Kabul To Release More Taliban Prisoners Even As Swap On Verge Of Collapse
Radio Free Europe / Radio Liberty
The Afghan government has vowed to move forward with the release of dozens of Taliban militants it is holding behind bars, even though a swap between the two sides appears to have collapsed.
Kabul "will release 100 Taliban prisoners today based on their health condition, age and length of remaining sentence,” Javid Faisal, spokesman for the Afghan National Security Council (NSC), said in a tweet on April 9, a day after the same number of militants with similar profiles was freed from detention.
Spokesman Zabihullah Mujahid said the Taliban finds the release of prisoners on a daily basis “unacceptable."
Earlier this week, the Taliban recalled a three-member team it had sent to Kabul to try to finalize a prisoner swap originally set to happen by March 10.

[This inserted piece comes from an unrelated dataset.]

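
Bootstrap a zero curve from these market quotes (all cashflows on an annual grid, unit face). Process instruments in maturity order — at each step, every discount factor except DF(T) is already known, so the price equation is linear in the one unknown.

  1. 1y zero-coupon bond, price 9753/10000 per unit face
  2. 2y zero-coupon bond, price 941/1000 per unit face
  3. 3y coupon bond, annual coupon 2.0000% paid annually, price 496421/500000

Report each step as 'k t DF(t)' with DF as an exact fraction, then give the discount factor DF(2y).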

The militants blamed the administration of Afghan President Ashraf Ghani for delaying the exchange "under one pretext or another,” while Kabul called on the Taliban not to “sabotage the process by making excuses."
Asked why the government was releasing Taliban inmates, Faisal said: "We need to push the peace process forward."
A pact signed by the United States and the Taliban in the Qatari capital, Doha, on February 29 calls for the Afghan government to release 5,000 Taliban fighters as a confidence-building measure ahead of formal peace talks aimed at ending the 18-year conflict.
The Taliban has vowed to release some 1,000 Afghan government troops and civilian workers it is holding.
In return for the start of talks and a series of security commitments from the Taliban, all U.S. troops and other foreign coalition forces are meant to withdraw from Afghanistan within 14 months.